The 'Einstein' Tile: Mathematicians Find a Shape That Never Repeats

The "einstein" tile in this computer-generated image is the new shape found by scientists, arranged in concentric rings around a central, darker "hat." Smith, Myers, Kaplan and Goodman-Strauss (2023)

Key Takeaways

Mathematicians discovered a new geometric shape called the "einstein," a 13-sided tile that creates a tiling pattern without repeating.
The shape, initially thought to be impossible to find, was discovered by David Smith, a self-described "shape hobbyist," who named his first discovery "the Hat."
"The Hat" and "the Turtle" are part of a family of einstein tiles that can be created by adjusting the lengths of their sides, challenging previous assumptions about tiling patterns.

Imagine a bathroom floor covered in black and white tile. Each tile is the same shape and they fit together perfectly without gaps or overlaps. You're probably imagining rectangles or hexagons. That works, but imagine a shape that would create a pattern that never repeated itself, no matter how big your bathroom was. That is an "einstein" tile.

What Is an Einstein?

Seems improbable; it's hard to imagine a single shape that fits together so many ways it creates a pattern that would never, ever repeat. But a group of mathematicians say they have found such a shape, known as an "aperiodic monotile," or einstein. Einstein might be the name of the most famous scientist of the 20th century, but it's also German for "one stone," or even "one shape."

The einstein is a funny idea because interlocking tiles seem, by definition, to be orderly. But an einstein is also chaotic — no matter how you arrange them, it can't create a periodic pattern.

It took geometry buffs until the 1960s to conceive of even a collection of shapes, an "aperiodic set," that could tile an infinite two-dimensional plane with a pattern that never repeats. The first of these shape collections was discovered in 1966 — it consisted of 20,426 different tiles.

Enter David Smith, "the Hat" and "the Turtle"

Over the next decade, mathematicians tinkered with the concept and got the number in the set down from tens of thousands of shapes to just a couple. But all the time they were searching for The One — an answer to the "einstein problem." Some scientists were working hard just to prove that no such single shape existed.

In November 2022, David Smith, a self-described "shape hobbyist" from East Yorkshire, England, announced that he had likely discovered an einstein in the form of a 13-sided tile he called "the Hat," because it looks vaguely like a fedora.

Smith, a retired printing technician, spent a lot of time at home cutting shapes out of paper and experimenting with them. He knew the mathematical theory behind what finding the einstein would take, and one day he found something very promising. He contacted computer scientists and a mathematician he knew, and they set about trying to prove it.

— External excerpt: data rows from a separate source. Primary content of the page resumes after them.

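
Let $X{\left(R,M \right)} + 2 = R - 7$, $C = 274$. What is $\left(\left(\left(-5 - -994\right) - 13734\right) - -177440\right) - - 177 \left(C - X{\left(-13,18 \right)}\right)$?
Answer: $217087$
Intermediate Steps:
$X{\left(R,M \right)} = -9 + R$ ($X{\left(R,M \right)} = -2 + \left(R - 7\right) = -2 + \left(-7 + R\right) = -9 + R$)
$\left(\left(\left(-5 - -994\right) - 13734\right) - -177440\right) - - 177 \left(C - X{\left(-13,18 \right)}\right) = \left(\left(\left(-5 - -994\right) - 13734\right) - -177440\right) - - 177 \left(274 - \left(-9 - 13\right)\right) = \left(\left(\left(-5 + 994\right) - 13734\right) + 177440\right) - - 177 \left(274 - -22\right) = \left(\left(989 - 13734\right) + 177440\right) - - 177 \left(274 + 22\right) = \left(-12745 + 177440\right) - \left(-177\right) 296 = 164695 - -52392 = 164695 + 52392 = 217087$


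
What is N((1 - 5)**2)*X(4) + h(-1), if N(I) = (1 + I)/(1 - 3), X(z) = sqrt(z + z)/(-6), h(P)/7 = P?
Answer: -7 + 17*sqrt(2)/6 ≈ -2.9931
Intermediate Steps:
h(P) = 7*P
X(z) = -sqrt(2)*sqrt(z)/6 (X(z) = sqrt(2*z)*(-1/6) = (sqrt(2)*sqrt(z))*(-1/6) = -sqrt(2)*sqrt(z)/6)
N(I) = -1/2 - I/2 (N(I) = (1 + I)/(-2) = -(1 + I)/2 = -1/2 - I/2)
N((1 - 5)**2)*X(4) + h(-1) = (-1/2 - (1 - 5)**2/2)*(-sqrt(2)*sqrt(4)/6) + 7*(-1) = (-1/2 - 1/2*(-4)**2)*(-1/6*sqrt(2)*2) - 7 = (-1/2 - 1/2*16)*(-sqrt(2)/3) - 7 = (-1/2 - 8)*(-sqrt(2)/3) - 7 = -(-17)*sqrt(2)/6 - 7 = 17*sqrt(2)/6 - 7 = -7 + 17*sqrt(2)/6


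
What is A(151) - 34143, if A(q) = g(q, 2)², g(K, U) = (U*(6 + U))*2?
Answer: -33119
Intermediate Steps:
g(K, U) = 2*U*(6 + U)
A(q) = 1024 (A(q) = (2*2*(6 + 2))² = (2*2*8)² = 32² = 1024)
A(151) - 34143 = 1024 - 34143 = -33119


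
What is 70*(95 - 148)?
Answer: -3710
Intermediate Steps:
70*(95 - 148) = 70*(-53) = -3710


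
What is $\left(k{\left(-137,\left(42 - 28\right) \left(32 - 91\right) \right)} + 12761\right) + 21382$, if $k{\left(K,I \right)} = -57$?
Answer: $34086$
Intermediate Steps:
$\left(k{\left(-137,\left(42 - 28\right) \left(32 - 91\right) \right)} + 12761\right) + 21382 = \left(-57 + 12761\right) + 21382 = 12704 + 21382 = 34086$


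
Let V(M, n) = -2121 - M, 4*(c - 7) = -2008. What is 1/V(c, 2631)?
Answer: -1/1626 ≈ -0.00061501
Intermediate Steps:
c = -495 (c = 7 + (¼)*(-2008) = 7 - 502 = -495)
1/V(c, 2631) = 1/(-2121 - 1*(-495)) = 1/(-2121 + 495) = 1/(-1626) = -1/1626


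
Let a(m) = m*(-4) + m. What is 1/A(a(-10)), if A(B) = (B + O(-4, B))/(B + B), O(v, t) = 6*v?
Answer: 10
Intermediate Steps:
a(m) = -3*m (a(m) = -4*m + m = -3*m)
A(B) = (-24 + B)/(2*B) (A(B) = (B + 6*(-4))/(B + B) = (B - 24)/((2*B)) = (-24 + B)*(1/(2*B)) = (-24 + B)/(2*B))
1/A(a(-10)) = 1/((-24 - 3*(-10))/(2*((-3*(-10))))) = 1/((½)*(-24 + 30)/30) = 1/((½)*(1/30)*6) = 1/(⅒) = 10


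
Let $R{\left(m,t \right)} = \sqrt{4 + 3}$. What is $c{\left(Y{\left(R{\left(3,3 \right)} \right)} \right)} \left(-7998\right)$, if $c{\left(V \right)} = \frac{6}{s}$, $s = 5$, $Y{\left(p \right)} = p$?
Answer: $- \frac{47988}{5} \approx -9597.6$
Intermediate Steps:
$R{\left(m,t \right)} = \sqrt{7}$
$c{\left(V \right)} = \frac{6}{5}$
$c{\left(Y{\left(R{\left(3,3 \right)} \right)} \right)} \left(-7998\right) = \frac{6}{5} \left(-7998\right) = - \frac{47988}{5}$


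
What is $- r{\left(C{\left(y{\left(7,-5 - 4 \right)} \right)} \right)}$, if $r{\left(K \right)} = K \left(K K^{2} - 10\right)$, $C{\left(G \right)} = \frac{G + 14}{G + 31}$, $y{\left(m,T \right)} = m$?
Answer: $\frac{11328639}{2085136} \approx 5.433$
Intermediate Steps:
$C{\left(G \right)} = \frac{14 + G}{31 + G}$
$r{\left(K \right)} = K \left(-10 + K^{3}\right)$ ($r{\left(K \right)} = K \left(K^{3} - 10\right) = K \left(-10 + K^{3}\right)$)
$- r{\left(C{\left(y{\left(7,-5 - 4 \right)} \right)} \right)} = - \frac{14 + 7}{31 + 7} \left(-10 + \left(\frac{14 + 7}{31 + 7}\right)^{3}\right) = - \frac{1}{38} \cdot 21 \left(-10 + \left(\frac{1}{38} \cdot 21\right)^{3}\right) = - \frac{21 \left(-10 + \left(\frac{21}{38}\right)^{3}\right)}{38} = - \frac{21 \left(-10 + \frac{9261}{54872}\right)}{38} = - \frac{21 \left(-539459\right)}{38 \cdot 54872} = \left(-1\right) \left(- \frac{11328639}{2085136}\right) = \frac{11328639}{2085136}$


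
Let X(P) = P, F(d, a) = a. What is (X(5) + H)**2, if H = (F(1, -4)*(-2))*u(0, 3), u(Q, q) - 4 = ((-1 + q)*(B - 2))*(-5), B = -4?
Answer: 267289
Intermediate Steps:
u(Q, q) = -26 + 30*q (u(Q, q) = 4 + ((-1 + q)*(-4 - 2))*(-5) = 4 + ((-1 + q)*(-6))*(-5) = 4 + (6 - 6*q)*(-5) = 4 + (-30 + 30*q) = -26 + 30*q)
H = 512 (H = (-4*(-2))*(-26 + 30*3) = 8*(-26 + 90) = 8*64 = 512)
(X(5) + H)**2 = (5 + 512)**2 = 517**2 = 267289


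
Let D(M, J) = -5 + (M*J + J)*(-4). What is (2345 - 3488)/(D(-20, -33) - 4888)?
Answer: 381/2467 ≈ 0.15444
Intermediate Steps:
D(M, J) = -5 - 4*J - 4*J*M (D(M, J) = -5 + (J*M + J)*(-4) = -5 + (J + J*M)*(-4) = -5 + (-4*J - 4*J*M) = -5 - 4*J - 4*J*M)
(2345 - 3488)/(D(-20, -33) - 4888) = (2345 - 3488)/((-5 - 4*(-33) - 4*(-33)*(-20)) - 4888) = -1143/((-5 + 132 - 2640) - 4888) = -1143/(-2513 - 4888) = -1143/(-7401) = -1143*(-1/7401) = 381/2467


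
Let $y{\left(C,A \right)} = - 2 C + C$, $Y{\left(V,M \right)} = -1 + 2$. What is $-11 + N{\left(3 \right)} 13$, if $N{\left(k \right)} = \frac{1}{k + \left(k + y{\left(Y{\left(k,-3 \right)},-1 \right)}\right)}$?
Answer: $- \frac{42}{5} \approx -8.4$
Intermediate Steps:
$Y{\left(V,M \right)} = 1$
$y{\left(C,A \right)} = - C$
$N{\left(k \right)} = \frac{1}{-1 + 2 k}$ ($N{\left(k \right)} = \frac{1}{k + \left(k - 1\right)} = \frac{1}{k + \left(-1 + k\right)} = \frac{1}{-1 + 2 k}$)
$-11 + N{\left(3 \right)} 13 = -11 + \frac{1}{-1 + 2 \cdot 3} \cdot 13 = -11 + \frac{1}{-1 + 6} \cdot 13 = -11 + \frac{1}{5} \cdot 13 = -11 + \frac{13}{5} = - \frac{42}{5}$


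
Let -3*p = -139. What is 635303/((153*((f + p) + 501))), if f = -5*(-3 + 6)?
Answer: 635303/81447 ≈ 7.8002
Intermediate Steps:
p = 139/3 (p = -1/3*(-139) = 139/3 ≈ 46.333)
f = -15 (f = -5*3 = -15)
635303/((153*((f + p) + 501))) = 635303/((153*((-15 + 139/3) + 501))) = 635303/((153*(94/3 + 501))) = 635303/((153*(1597/3))) = 635303/81447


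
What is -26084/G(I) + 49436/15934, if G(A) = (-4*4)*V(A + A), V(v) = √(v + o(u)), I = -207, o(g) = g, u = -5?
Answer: 24718/7967 - 6521*I*√419/1676 ≈ 3.1025 - 79.643*I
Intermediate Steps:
V(v) = √(-5 + v) (V(v) = √(v - 5) = √(-5 + v))
G(A) = -16*√(-5 + 2*A) (G(A) = (-4*4)*√(-5 + (A + A)) = -16*√(-5 + 2*A))
-26084/G(I) + 49436/15934 = -26084*(-1/(16*√(-5 + 2*(-207)))) + 49436/15934 = -26084*(-1/(16*√(-5 - 414))) + 49436*(1/15934) = -26084*I*√419/6704 + 24718/7967 = -6521*I*√419/1676 + 24718/7967 = 24718/7967 - 6521*I*√419/1676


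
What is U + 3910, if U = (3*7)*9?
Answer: 4099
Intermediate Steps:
U = 189 (U = 21*9 = 189)
U + 3910 = 189 + 3910 = 4099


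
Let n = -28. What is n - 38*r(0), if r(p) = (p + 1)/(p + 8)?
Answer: -131/4 ≈ -32.750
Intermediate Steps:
r(p) = (1 + p)/(8 + p)
n - 38*r(0) = -28 - 38*(1 + 0)/(8 + 0) = -28 - 38/8 = -28 - 19/4 = -131/4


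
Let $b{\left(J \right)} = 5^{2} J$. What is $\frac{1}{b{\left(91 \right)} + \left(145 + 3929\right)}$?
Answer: $\frac{1}{6349} \approx 0.00015751$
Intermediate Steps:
$b{\left(J \right)} = 25 J$
$\frac{1}{b{\left(91 \right)} + \left(145 + 3929\right)} = \frac{1}{25 \cdot 91 + \left(145 + 3929\right)} = \frac{1}{2275 + 4074} = \frac{1}{6349}$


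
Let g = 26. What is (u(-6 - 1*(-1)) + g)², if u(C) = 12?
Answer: 1444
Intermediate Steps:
(u(-6 - 1*(-1)) + g)² = (12 + 26)² = 38² = 1444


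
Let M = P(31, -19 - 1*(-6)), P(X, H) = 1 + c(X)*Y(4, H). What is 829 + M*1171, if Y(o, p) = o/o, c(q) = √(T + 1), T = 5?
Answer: 2000 + 1171*√6 ≈ 4868.4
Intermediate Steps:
c(q) = √6 (c(q) = √(5 + 1) = √6)
Y(o, p) = 1
P(X, H) = 1 + √6 (P(X, H) = 1 + √6*1 = 1 + √6)
M = 1 + √6 ≈ 3.4495
829 + M*1171 = 829 + (1 + √6)*1171 = 829 + (1171 + 1171*√6) = 2000 + 1171*√6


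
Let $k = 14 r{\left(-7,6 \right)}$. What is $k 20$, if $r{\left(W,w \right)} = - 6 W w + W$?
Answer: $68600$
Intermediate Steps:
$r{\left(W,w \right)} = W - 6 W w$ ($r{\left(W,w \right)} = - 6 W w + W = W - 6 W w$)
$k = 3430$ ($k = 14 \left(- 7 \left(1 - 36\right)\right) = 14 \left(\left(-7\right) \left(-35\right)\right) = 14 \cdot 245 = 3430$)
$k 20 = 3430 \cdot 20 = 68600$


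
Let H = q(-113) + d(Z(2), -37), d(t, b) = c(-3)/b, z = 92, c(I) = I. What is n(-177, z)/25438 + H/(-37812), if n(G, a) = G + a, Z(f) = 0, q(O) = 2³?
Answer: -2750537/773671332 ≈ -0.0035552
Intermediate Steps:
q(O) = 8
d(t, b) = -3/b
H = 299/37 (H = 8 - 3/(-37) = 8 - 3*(-1/37) = 8 + 3/37 = 299/37 ≈ 8.0811)
n(-177, z)/25438 + H/(-37812) = (-177 + 92)/25438 + (299/37)/(-37812) = -85*1/25438 + (299/37)*(-1/37812) = -85/25438 - 13/60828 = -2750537/773671332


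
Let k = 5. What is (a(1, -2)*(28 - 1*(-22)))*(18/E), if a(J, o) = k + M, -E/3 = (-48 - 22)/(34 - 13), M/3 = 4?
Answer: 1530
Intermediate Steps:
M = 12 (M = 3*4 = 12)
E = 10 (E = -3*(-48 - 22)/(34 - 13) = -(-210)/21 = -3*(-10/3) = 10)
a(J, o) = 17 (a(J, o) = 5 + 12 = 17)
(a(1, -2)*(28 - 1*(-22)))*(18/E) = (17*(28 - 1*(-22)))*(18/10) = (17*(28 + 22))*(18*(1/10)) = (17*50)*(9/5) = 850*(9/5) = 1530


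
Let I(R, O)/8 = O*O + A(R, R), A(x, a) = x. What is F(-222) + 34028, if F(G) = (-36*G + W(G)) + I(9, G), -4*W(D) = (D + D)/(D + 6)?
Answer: 31418171/72 ≈ 4.3636e+5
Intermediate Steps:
I(R, O) = 8*R + 8*O² (I(R, O) = 8*(O*O + R) = 8*(O² + R) = 8*(R + O²) = 8*R + 8*O²)
W(D) = -D/(2*(6 + D)) (W(D) = -(D + D)/(4*(D + 6)) = -2*D/(4*(6 + D)) = -D/(2*(6 + D)))
F(G) = 72 - 36*G + 8*G² - G/(12 + 2*G) (F(G) = (-36*G - G/(12 + 2*G)) + (8*9 + 8*G²) = (-36*G - G/(12 + 2*G)) + (72 + 8*G²) = 72 - 36*G + 8*G² - G/(12 + 2*G))
F(-222) + 34028 = (864 - 289*(-222) + 16*(-222)³ + 24*(-222)²)/(2*(6 - 222)) + 34028 = (½)*(864 + 64158 + 16*(-10941048) + 24*49284)/(-216) + 34028 = (½)*(-1/216)*(864 + 64158 - 175056768 + 1182816) + 34028 = (½)*(-1/216)*(-173808930) + 34028 = 28968155/72 + 34028 = 31418171/72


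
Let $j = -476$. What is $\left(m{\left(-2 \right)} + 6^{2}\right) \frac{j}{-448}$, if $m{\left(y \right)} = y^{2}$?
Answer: $\frac{85}{2} \approx 42.5$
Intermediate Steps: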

In March 2023, they posted a preprint, much to the astonishment and excitement of mathematicians the world over. But in the midst of this discovery, Smith found another einstein: "the Turtle."

It turns out, "the Hat" and "the Turtle" are just two in a family of einstein tiles, created by adjusting the lengths of the sides of the shapes in relation to all the others.

Frequently Asked Questions

How can the discovery of the einstein tiles impact real-world applications?

The discovery of einstein tiles could influence architectural design and materials science by offering new ways to create non-repeating, aesthetically pleasing patterns for tiling and decoration.

What challenges do mathematicians face when trying to discover new geometric shapes like the einstein tile?

Mathematicians must navigate complex theoretical frameworks and employ advanced computational methods to explore the vast possibilities within geometric shapes, seeking patterns or properties that no one has observed before.